Depuis 1993, les réfugiés reconnus comme tels au Canada doivent fournir des pièces d'identité satisfaisantes pour obtenir la résidence permanente. Ceux qui, pour des raisons hors de leur contrôle, n'ont que peu de documents prouvant leur identité, doivent attendre longtemps -- peut-être sans jamais en voir le dénouement -- avant de pouvoir être naturalisés. Les femmes, les jeunes et les personnes qui proviennent de zones rurales sont particulièrement touchés par cette exigence de pièces d'identité, puisqu'ils ont moins de chance d'avoir eu des papiers d'identité tels que permis de conduire et certificats scolaires.
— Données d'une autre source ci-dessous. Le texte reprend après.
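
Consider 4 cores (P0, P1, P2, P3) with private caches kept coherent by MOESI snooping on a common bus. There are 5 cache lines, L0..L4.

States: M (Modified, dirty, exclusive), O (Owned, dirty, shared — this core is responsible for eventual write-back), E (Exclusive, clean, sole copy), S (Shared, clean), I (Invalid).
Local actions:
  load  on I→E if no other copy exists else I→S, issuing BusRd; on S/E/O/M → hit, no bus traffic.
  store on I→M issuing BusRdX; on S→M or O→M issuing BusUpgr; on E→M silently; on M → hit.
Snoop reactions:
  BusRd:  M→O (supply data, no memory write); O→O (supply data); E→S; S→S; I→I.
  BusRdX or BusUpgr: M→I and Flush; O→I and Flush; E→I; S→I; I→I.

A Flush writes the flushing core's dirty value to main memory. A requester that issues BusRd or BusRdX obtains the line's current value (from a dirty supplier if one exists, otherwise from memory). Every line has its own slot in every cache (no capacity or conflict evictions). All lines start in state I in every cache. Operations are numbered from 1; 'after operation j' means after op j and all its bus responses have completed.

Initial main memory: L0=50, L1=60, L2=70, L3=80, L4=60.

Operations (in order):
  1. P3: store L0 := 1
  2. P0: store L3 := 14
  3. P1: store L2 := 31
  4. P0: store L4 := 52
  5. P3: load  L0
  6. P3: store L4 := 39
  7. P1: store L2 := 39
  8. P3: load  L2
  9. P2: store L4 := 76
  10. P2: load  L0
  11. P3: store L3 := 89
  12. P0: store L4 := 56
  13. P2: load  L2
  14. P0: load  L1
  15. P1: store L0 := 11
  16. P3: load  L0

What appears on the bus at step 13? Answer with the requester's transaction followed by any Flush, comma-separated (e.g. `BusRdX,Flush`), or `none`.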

Loin de réduire ces coûts,
au fil des années 1990 le Canada a exigé des frais sans cesse
croissants de la part des réfugiés et autres candidats à
la résidence permanente et à la citoyenneté. Le droit
exigé pour l'établissement (couramment appelé la Taxe
d'entreé, éliminé pour les réfugiés
en février 2000) de 975$ par adulte était une charge particulièrement
lourde, mais il ne s'agit qu'un exemple des frais exigés. Une famille
réfugiée de cinq personnes (deux adultes, trois enfants),
reconnus comme réfugiés au Canada, doit toujours payer un
total de 1 300$ pour la résidence permanente et 700$ pour la citoyenneté.
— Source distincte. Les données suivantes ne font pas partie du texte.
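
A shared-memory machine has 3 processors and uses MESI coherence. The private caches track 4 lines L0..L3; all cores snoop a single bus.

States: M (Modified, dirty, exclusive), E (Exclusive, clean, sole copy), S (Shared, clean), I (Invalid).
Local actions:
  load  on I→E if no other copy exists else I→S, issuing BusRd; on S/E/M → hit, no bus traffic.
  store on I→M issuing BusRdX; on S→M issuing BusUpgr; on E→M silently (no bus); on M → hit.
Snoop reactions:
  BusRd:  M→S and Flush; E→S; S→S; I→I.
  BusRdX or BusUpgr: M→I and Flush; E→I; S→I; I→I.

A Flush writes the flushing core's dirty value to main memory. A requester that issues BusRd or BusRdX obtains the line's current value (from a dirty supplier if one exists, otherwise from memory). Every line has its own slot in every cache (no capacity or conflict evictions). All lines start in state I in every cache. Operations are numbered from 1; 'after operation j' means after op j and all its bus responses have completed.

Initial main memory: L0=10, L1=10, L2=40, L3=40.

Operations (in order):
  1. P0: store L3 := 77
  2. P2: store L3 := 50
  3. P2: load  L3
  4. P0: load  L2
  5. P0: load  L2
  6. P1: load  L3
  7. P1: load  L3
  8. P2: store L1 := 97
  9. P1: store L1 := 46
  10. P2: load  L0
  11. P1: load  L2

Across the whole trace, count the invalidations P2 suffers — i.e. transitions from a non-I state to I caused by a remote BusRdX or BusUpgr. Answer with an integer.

invalidations = 1

  op1 P0: store L3 := 77 → M/I/I on L3; bus BusRdX; mem=40
  op2 P2: store L3 := 50 → I/I/M on L3; bus BusRdX Flush; mem=77
  op3 P2: load  L3 → I/I/M on L3; bus (none); mem=77
  op4 P0: load  L2 → E/I/I on L2; bus BusRd; mem=40
  op5 P0: load  L2 → E/I/I on L2; bus (none); mem=40
  op6 P1: load  L3 → I/S/S on L3; bus BusRd Flush; mem=50
  op7 P1: load  L3 → I/S/S on L3; bus (none); mem=50
  op8 P2: store L1 := 97 → I/I/M on L1; bus BusRdX; mem=10
  op9 P1: store L1 := 46 → I/M/I on L1; bus BusRdX Flush; mem=97
  op10 P2: load  L0 → I/I/E on L0; bus BusRd; mem=10
  op11 P1: load  L2 → S/S/I on L2; bus BusRd; mem=40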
AUGMENTATIONS DES FRAIS D'IMMIGRATION ET
DE CITOYENNETÉ
1 juin 1994 | Les réfugiés reconnus au Canada doivent payer des frais de traitement | 500$ par adulte
100$ par mineur |
28 février 1995 | Introduction du Droit exigé pour l'établissement (DEPÉ) | 975$ par adulte |
28 février 1995 | Introduction du Droit exigé pour la citoyenneté | 100$ par adulte |
28 février 1995 | Augmentations des frais de demande de citoyenneté | de 80$ à 100$ |
2 janvier 1997 | Augmentations de divers frais de service d'immigration | par ex. le visa de visiteur passe de 55$ à 75$, le transfert d'un dossier passe de 55$ à 100$ |
1999 | Proposition d'introduction des frais de recouvrement pour une carte de résident permanent | coût estimé approx. 50$ |
DERNIÈRE NOUVELLE : les réfugiés ayant obtenu la résidence permanente après le 28 février 2000 n'auront plus à payer le Droit exigé pour l'établissement (la taxe d'entrée)!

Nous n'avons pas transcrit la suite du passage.